Il caso di Ryanair esemplifica una pratica presente anche nella vicenda di Uber ed in quella del settore dell’energia fossile, ovvero che è tutto lecito fino a quando genere un utile che sia ritenuto significativo per gli stakeholders. Se diventa essenziale garantire un servizio a un prezzo irrisorio, penetrare un mercato tutelato con manovre predatorie, oppure inficiare il giudizio del mondo accademico e di quello giornalistico, non importa.
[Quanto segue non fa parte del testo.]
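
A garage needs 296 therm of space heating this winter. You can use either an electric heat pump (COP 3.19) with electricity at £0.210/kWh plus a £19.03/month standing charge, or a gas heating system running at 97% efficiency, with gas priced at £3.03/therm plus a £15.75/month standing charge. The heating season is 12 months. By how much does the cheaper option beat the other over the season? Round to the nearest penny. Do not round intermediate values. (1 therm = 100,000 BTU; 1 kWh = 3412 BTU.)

Heat load = 296 therm × 100,000 = 29,600,000 BTU
Gas: input = 29,600,000 / 0.97 = 30,515,464 BTU = 305.2 therm → 305.2 × £3.03 = £924.62; + 12 × £15.75 standing = £1,113.62
Heat pump: 29,600,000 BTU / 3412 = 8,675 kWh heat; / 3.19 = 2,720 kWh in → × £0.210 = £571.10; + 12 × £19.03 standing = £799.46
Difference = |£1,113.62 − £799.46| = £314.16

£314.16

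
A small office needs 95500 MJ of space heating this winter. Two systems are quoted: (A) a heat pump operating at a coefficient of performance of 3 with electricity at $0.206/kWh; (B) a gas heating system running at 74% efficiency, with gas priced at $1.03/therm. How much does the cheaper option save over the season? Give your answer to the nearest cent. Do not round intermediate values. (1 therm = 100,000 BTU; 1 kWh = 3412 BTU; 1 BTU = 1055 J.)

$561.79

Heat load = 95500 MJ = 95,500,000,000 J / 1055 = 90,521,327 BTU
Gas: input = 90,521,327 / 0.74 = 122,326,118 BTU = 1,223 therm → 1,223 × $1.03 = $1,259.96
Heat pump: 90,521,327 BTU / 3412 = 26,530 kWh heat; / 3 = 8,843 kWh in → × $0.206 = $1,821.75
Difference = |$1,259.96 − $1,821.75| = $561.79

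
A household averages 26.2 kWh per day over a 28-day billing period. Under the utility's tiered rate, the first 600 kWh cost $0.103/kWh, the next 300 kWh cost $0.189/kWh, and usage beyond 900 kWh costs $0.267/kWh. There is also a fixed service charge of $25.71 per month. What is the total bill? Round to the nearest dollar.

$113

Usage = 26.2 kWh/day × 28 days = 733.6 kWh
First 600 kWh × $0.103 = $61.80
Next 133.6 kWh × $0.189 = $25.25
Remaining tier: 0 kWh (not reached)
Energy charge = $87.05; + service $25.71 = $112.76 ≈ $113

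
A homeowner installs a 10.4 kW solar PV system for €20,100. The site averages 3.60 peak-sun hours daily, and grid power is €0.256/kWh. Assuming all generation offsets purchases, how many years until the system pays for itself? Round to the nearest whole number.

6 years

Daily generation = 10.4 kW × 3.60 h = 37.44 kWh
Annual generation = 37.44 × 365 = 13666 kWh
Annual savings = 13666 × €0.256 = €3,498.39
Payback = €20,100 / €3,498.39 = 5.75 years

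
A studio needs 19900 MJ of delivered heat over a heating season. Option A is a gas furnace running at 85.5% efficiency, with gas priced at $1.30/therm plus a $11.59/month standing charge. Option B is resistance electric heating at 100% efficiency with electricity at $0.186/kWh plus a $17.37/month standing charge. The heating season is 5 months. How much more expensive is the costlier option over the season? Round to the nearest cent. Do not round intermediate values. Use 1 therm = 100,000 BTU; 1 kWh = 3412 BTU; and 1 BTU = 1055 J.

Heat load = 19900 MJ = 19,900,000,000 J / 1055 = 18,862,559 BTU
Gas: input = 18,862,559 / 0.855 = 22,061,473 BTU = 220.6 therm → 220.6 × $1.30 = $286.80; + 5 × $11.59 standing = $344.75
Electric: 18,862,559 BTU / 3412 = 5,528 kWh → × $0.186 = $1,028.26; + 5 × $17.37 standing = $1,115.11
Difference = |$344.75 − $1,115.11| = $770.36

$770.36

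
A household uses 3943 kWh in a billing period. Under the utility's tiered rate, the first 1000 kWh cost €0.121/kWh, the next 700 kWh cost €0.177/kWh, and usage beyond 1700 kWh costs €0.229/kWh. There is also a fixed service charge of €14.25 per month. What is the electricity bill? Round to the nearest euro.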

Ciò che conta è il rispetto della dottrina elaborata da Friedman negli anni ’70.

Ed oggi, a distanza di oltre mezzo secolo da quando l’economista statunitense gettò le basi per la condotta societaria, nulla sembra essere cambiato. Permane un esercito di vinti che affolla aziende dai bilanci stracolmi e destinati perlopiù a una manciata di eletti e ad azionisti interessati solo al proprio tornaconto personale. Possibile che nel 2022 debba continuare a regnare indiscussa una dottrina i cui effetti perversi accompagnano il capitalismo?